Vous ne savez pas où vous mettez les pieds !», m’avait lancé le célèbre alpiniste René Desmaison en 1990, refusant de parler de son  opération Chabert de 1966 qui fissurait déjà la version officielle du crash…. Il gardait un silence qu'on lui avait imposé. J’ai avancé sans lui, pas à pas, et depuis 1989, seule dans mon coin, à ma manière, à ma vitesse, je tente de mettre un peu d’ordre dans le puzzle d’une histoire fascinante dont on ne parle jamais pour de bonnes raisons. Un premier livre en 1991, plusieurs rééditions, un autre en 2015,  EN POCHE depuis juin. 2026INE, soit onze ans plus tard. C’est dire si ça dure, c’est dire que ça intéresse… 
Ce sont des glaciers du mont Blanc (et des archives qui ne seront pas déclassifiées de sitôt en France) qui gardent les grands secrets de cette affaire. Or, les glaciers ne se retiennent plus… ils finissent de recracher ce qu’ils ont englouti : pierres précieuses, documents classés "top secret" du temps de la guerre froide, des corps... devenus "débris humains", beaucoup de corps, plus d'une centaine, dont celui du père du nucléaire en Inde, Homi Jehangir Bhabha. HJB
Vienne, AIEA ( Agence Internationale de l’Energie Atomique), 25 janvier 1966.

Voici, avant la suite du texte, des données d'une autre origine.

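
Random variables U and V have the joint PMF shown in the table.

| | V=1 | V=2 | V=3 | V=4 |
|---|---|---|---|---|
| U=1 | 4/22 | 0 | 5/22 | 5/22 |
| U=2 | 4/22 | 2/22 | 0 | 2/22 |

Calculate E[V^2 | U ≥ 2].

11/2

P(U ≥ 2) = 4/11.
Σ V^2·P over the event = 1·(4/22) + 4·(2/22) + 16·(2/22) = 2.
E[V^2 | U ≥ 2] = (2) / (4/11) = 11/2.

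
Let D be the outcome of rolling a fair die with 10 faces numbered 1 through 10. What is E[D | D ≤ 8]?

9/2

Given D ≤ 8, D is equally likely to be any of {1, 2, 3, 4, 5, 6, 7, 8}.
E[D | D ≤ 8] = (1 + 2 + 3 + 4 + 5 + 6 + 7 + 8) / 8 = 9/2.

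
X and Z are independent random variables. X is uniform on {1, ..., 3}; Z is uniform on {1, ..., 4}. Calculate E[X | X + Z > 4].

P(X + Z > 4) = 1/2.
Summing X·P(x,y) over outcomes with X + Z > 4 gives 7/6.
E[X | X + Z > 4] = (7/6) / (1/2) = 7/3.

7/3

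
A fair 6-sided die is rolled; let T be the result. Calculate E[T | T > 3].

Given T > 3, T is equally likely to be any of {4, 5, 6}.
E[T | T > 3] = (4 + 5 + 6) / 3 = 5.

5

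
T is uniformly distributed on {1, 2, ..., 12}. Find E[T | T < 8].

4

Given T < 8, T is equally likely to be any of {1, 2, 3, 4, 5, 6, 7}.
E[T | T < 8] = (1 + 2 + 3 + 4 + 5 + 6 + 7) / 7 = 4.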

Autour d’une table où une place est restée vide, les « sages » de l’AIEA respectent une minute de silence. l’un des leurs est mort en chemin. Le professeur indien Homi Bhabha voyageait à bord du Boeing d’Air India qui s’est crashé la veille au sommet du mont Blanc.
Formé à Cambridge aux côtés des plus grands de la physique nucléaire des années 30, Homi Bhabha, dès les prémices de la décolonisation, avait su convaincre la famille Tata - à laquelle il est lié par sa mère - d’investir dans la recherche scientifique, antidote au sous-développement.
Le Tata Institute of Fundamental Research (TIFR) avait ainsi été créé en  juin 1945.  Puis en 1948, l'Atomic Energy Commission (AEC) car Bhabha avait eu aussi  la vision de la maîtrise de l’énergie nucléaire comme garantie de l’indépendance.
Le professeur Bhabha présidait l’AEC, le board limité à trois personnes, la commission dépendait directement du Premier ministre, sans aucun intermédiaire. 
Le secret absolu devait être gardé sur ses activités.
Alors, après la mort de Bhabha, qui survient deux semaines seulement après celle du premier ministre Lal Bahadur Shastri victime d’une crise cardiaque, juste après avoir signé les accords de paix avec le Pakistan, à Taschkent. URSS, le 11 janvier 1966,  le programme atomique indien est décapité.
Pourtant, pas une seule fois l’hypothèse d’un attentat n’a été évoquée. Ni à l’époque, ni aujourd’hui. Jamais. 
D’ailleurs les circonstances et le contexte de ce crash qui s’est produit sur le toit de l’Europe, en pleine guerre froide et qui a fait 117 victimes, semble n’avoir jamais intéressé personne. Les investigations des enquêteurs français sur le terrain ont été interrompues au bout de deux jours au prétexte de conditions trop dangereuses en montagne, les Italiens n'ont pas collboré. Un seul corps a été redescendu le premier jour, rapidement identifié : Giovanni Bertoli, directeur d’Air India en Europe. Et puis rideau. Et puis l’oubli total. 
J’ai moi-même découvert ce crash de 1966 en documentant celui du désormais fameux Malabar Princess qui eut lieu en 1950. 
Alors  maintenant je sais où j’ai mis les pieds. 
Dans une histoire qui a été volontairement enfouie, une sombre histoire qui n’en finit pas de suinter et de s’étirer bien au-delà de l’ombre du mont Blanc… et par les temps qui courent, se pencher sur ce passé, c'est s'éclairer dans le présent.